After that the biggest error, in rifle and long range, is air resistance. Be it wind, altitude, or whatever.

Still mud? I may be trying to answer is too short of a form. Let me know.
I understand how increasing the error from any one source dwarfs the other sources, especially when it comes to the shooter.
IIRC, TS once said something to the effect of "expensive golf clubs won't make you golf like Tiger Woods, neither will an expensive gun make you a good shooter".

Was curious as to some of the gun/ammo aspects purely from the technology standpoint, and what order of priority the experts would put on them.

There is just plenty of stuff in there that "I don't know that I don't know".
Trying to figure out what exists in those "blind" areas of ignorance.

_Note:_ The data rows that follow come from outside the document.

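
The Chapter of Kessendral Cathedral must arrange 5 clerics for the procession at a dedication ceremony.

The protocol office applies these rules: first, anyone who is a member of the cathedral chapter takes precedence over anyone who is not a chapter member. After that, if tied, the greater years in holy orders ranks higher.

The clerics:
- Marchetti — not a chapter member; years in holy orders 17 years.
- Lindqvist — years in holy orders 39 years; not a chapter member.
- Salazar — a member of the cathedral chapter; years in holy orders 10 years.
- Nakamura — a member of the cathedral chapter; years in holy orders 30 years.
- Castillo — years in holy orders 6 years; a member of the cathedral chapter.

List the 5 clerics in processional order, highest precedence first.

Nakamura, Salazar, Castillo, Lindqvist, Marchetti

By the first rule: Nakamura, Salazar and Castillo (each a member of the cathedral chapter); then Lindqvist and Marchetti (both not a chapter member).
Among Nakamura, Salazar and Castillo, by years in holy orders (higher first): Nakamura (30 years) before Salazar (10 years) before Castillo (6 years).
Among Lindqvist and Marchetti, by years in holy orders (higher first): Lindqvist (39 years) before Marchetti (17 years).
Full order: Nakamura, Salazar, Castillo, Lindqvist, Marchetti.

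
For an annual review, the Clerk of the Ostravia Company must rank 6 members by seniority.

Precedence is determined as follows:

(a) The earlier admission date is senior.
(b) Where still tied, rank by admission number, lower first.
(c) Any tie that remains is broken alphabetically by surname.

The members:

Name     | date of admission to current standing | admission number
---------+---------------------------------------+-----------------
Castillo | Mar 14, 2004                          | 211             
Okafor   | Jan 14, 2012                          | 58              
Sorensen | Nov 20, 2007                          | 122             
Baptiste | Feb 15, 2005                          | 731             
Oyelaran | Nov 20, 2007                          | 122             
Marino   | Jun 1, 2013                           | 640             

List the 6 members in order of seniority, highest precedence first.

By date of admission to current standing (earlier first): Castillo (Mar 14, 2004); then Baptiste (Feb 15, 2005); then Oyelaran and Sorensen (both Nov 20, 2007); then Okafor (Jan 14, 2012); then Marino (Jun 1, 2013).
Oyelaran and Sorensen both have admission number 122, so the next rule applies.
Among Oyelaran and Sorensen, alphabetically by surname: Oyelaran before Sorensen.
Full order: Castillo, Baptiste, Oyelaran, Sorensen, Okafor, Marino.

Castillo, Baptiste, Oyelaran, Sorensen, Okafor, Marino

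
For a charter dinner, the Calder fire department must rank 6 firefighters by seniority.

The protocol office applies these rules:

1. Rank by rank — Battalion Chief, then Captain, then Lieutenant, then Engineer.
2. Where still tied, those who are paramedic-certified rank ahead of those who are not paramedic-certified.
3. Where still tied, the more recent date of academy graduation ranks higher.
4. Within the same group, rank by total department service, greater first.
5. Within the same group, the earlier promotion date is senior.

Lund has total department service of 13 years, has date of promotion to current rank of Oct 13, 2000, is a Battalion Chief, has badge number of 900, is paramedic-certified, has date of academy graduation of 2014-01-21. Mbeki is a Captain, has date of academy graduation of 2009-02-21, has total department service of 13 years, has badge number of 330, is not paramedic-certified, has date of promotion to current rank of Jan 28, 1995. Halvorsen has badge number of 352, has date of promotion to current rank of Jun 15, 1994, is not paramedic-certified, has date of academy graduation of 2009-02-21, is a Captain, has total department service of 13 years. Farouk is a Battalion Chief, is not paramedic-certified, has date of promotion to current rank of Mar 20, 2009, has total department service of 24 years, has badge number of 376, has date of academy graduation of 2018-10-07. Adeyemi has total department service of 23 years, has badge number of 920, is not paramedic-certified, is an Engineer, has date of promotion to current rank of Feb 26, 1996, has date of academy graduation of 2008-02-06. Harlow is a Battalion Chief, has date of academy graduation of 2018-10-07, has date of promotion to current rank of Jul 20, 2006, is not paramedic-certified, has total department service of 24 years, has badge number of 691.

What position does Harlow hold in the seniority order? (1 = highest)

2

By rank: Lund, Harlow and Farouk (Battalion Chief); then Halvorsen and Mbeki (Captain); then Adeyemi (Engineer).
Among Lund, Harlow and Farouk, paramedic-certified before not paramedic-certified: Lund (paramedic-certified) before Harlow and Farouk (not paramedic-certified).
Harlow and Farouk both have date of academy graduation 2018-10-07, so the next rule applies.
Harlow and Farouk both have total department service 24 years, so the next rule applies.
Among Harlow and Farouk, by date of promotion to current rank (earlier first): Harlow (Jul 20, 2006) before Farouk (Mar 20, 2009).
Halvorsen and Mbeki are each not paramedic-certified, so the next rule applies.
Halvorsen and Mbeki both have date of academy graduation 2009-02-21, so the next rule applies.
Halvorsen and Mbeki both have total department service 13 years, so the next rule applies.
Among Halvorsen and Mbeki, by date of promotion to current rank (earlier first): Halvorsen (Jun 15, 1994) before Mbeki (Jan 28, 1995).
Order: Lund, Harlow, Farouk, Halvorsen, Mbeki, Adeyemi. So position 2.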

At what point are there diminishing returns on barrel thickness?
How important are quality scope rings?
How important is parallax adjustment on optics?
Which aspect of handloading tends to matter most (precision in overall length, precision in powder charge, bullet choice, etc.) and why?
Should different bullet weights be selected to take advantage of the stability issues mentioned for different ranges?
It's my understanding that hollow points improve interior ballistics due to the rearward shifted center of mass.
-Is this true, and how important is it?
-Do hollow points suffer from less stability with exterior ballistics?

Those are a few of the thoughts wandering through my mind.